For more than a dozen years, Michael M. Crow, president of Arizona State University, has been on a mission to transform his school into a new kind of university, one that offers access to the broadest demographic possible and takes a new approach to higher education.

A slew of changes and additions on the main Tempe campus have helped carry out that goal. So Crow started looking beyond Arizona’s borders.

“We said, ‘Where is the greatest concentration of people from around the planet?’ ” he says. “And it turns out that’s Washington, D.C. Everybody’s in Washington, D.C.”

Now Arizona State University has established a major D.C. presence as well, with the March opening of its Ambassador Barbara Barrett & Justice Sandra Day O’Connor Washington Center (named after two prominent Arizona women). “We said to ourselves that we needed to build a transactional idea center in Washington, D.C., and begin the process of engaging in new ideas, new solutions, new ways to solve problems, new ways to teach and new ways to learn,” says Crow.

The new center provides access for ASU students, faculty and staff to the broad range of entities based in the nation’s capital, including the federal government, organizations like the World Bank, major foundations and all kinds of nonprofits and associations.
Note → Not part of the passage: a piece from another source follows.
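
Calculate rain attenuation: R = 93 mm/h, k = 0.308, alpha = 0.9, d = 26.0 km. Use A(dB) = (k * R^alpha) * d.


gamma = 0.308 * 93^0.9 = 18.204777 dB/km
A = 18.204777 * 26.0 = 473.32 dB

473.32 dB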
It helps the school forge partnerships and contribute to major issues facing the world today.

The Barrett & O’Connor Washington Center expands on a smaller D.C. outpost ASU established a few years ago. The renovated 32,000-square-foot, eight-story building on I Street NW includes classroom space and a news bureau for ASU’s Walter Cronkite School of Journalism and Mass Communication and serves as a home base for ASU programs including the McCain Institute for International Leadership and the Center on the Future of War.

Several types of students are already taking advantage of the center. One is current ASU undergraduate and graduate students who come to D.C. for internships or as part of the degree program they’re enrolled in. ASU’s law school, for example, offers opportunities in D.C. for students interested in getting legal experience with federal agencies or nonprofits.

Lillian Donahue, 21, a senior in the Cronkite School at ASU, is in the middle of a semester in D.C., where she’s reported on topics important to Arizona, like immigration and Native American issues. “My time in D.C. is critical to my career because it’s made me almost fearless,” she says. “What 21-year-old is able to run down her state senator? The experience of being a reporter in the nation’s capital has thickened my skin. I’m running around with the big boys.”

But local folks who aren’t currently ASU students can also benefit from the school’s D.C. facility. ASU is launching a new executive master’s of public administration jointly administered by the McCain Institute that will be a hybrid program of in-person courses in D.C. and Arizona plus online courses. The Academy for Innovative Higher Education Leadership, a partnership between ASU and Georgetown University, also provides leadership training programs for professionals working in higher education.

The Barrett & O’Connor Washington Center also offers meeting space and resources like its Decision Theater, where federal agencies, nonprofits and other D.C.-area thought leaders are meant to gather to discuss issues like climate change and national security.

“We’re neutral ground,” says Crow. “We are a place where you can come and freely express your ideas. And in Washington we want to be at the table advancing ideas.”

Arizona State University isn’t the only school based outside the D.C. area to have established a presence here. Plenty of colleges and universities, including Cornell University, the University of Texas and Worcester Polytechnic Institute, have programs and facilities in the D.C. area to provide their own students with internship and other learning opportunities.

About 1,000 students from the University of California’s nine campuses come to the University of California’s Washington Center every year to intern in the city and take classes. “Our student body is incredibly diverse, so we like to think that we are diversifying the internship force in D.C. and providing some California input into offices around the city,” says Marc Sandalow, associate academic director of the UCDC program.

While the University of California doesn’t offer any educational programming in D.C. for non-UC students, its Washington Center does host lectures and networking events attended by UC alums in the D.C. area. “They use it almost like a California embassy in D.C.,” says Sandalow.

The University of Oklahoma has maintained a location Arlinton’s Crystal City for nearly two decades. It’s part of the university’s extended campus program, which began in the 1960s with a focus on serving military members. That made the D.C. area a natural fit for a location.

Today, OU offers master’s degree programs in international relations, communication and human relations in Crystal City. Students are active-duty and former military along with local working professionals, and classes are taught by OU professors who come to Arlington to teach.

“The curriculum that’s taught is the same as what’s taught on the main campus,” says Lauren Eichinger, assistant director for OU Extended Campus North America. “It’s just condensed for working adults.”

In establishing a presence in the D.C. area, what all of these universities have in common is a desire to provide their students and staff with access to ideas, to the federal government and to organizations tackling complex global issues.

“We don’t believe in the notion that universities are great because you exclude the majority of people who apply,” says ASU’s Crow. “New kinds of universities need to emerge. Our student body is representative of the socioeconomic diversity of our country. So we’re literally going to the seat of democracy with a much more democratic university.”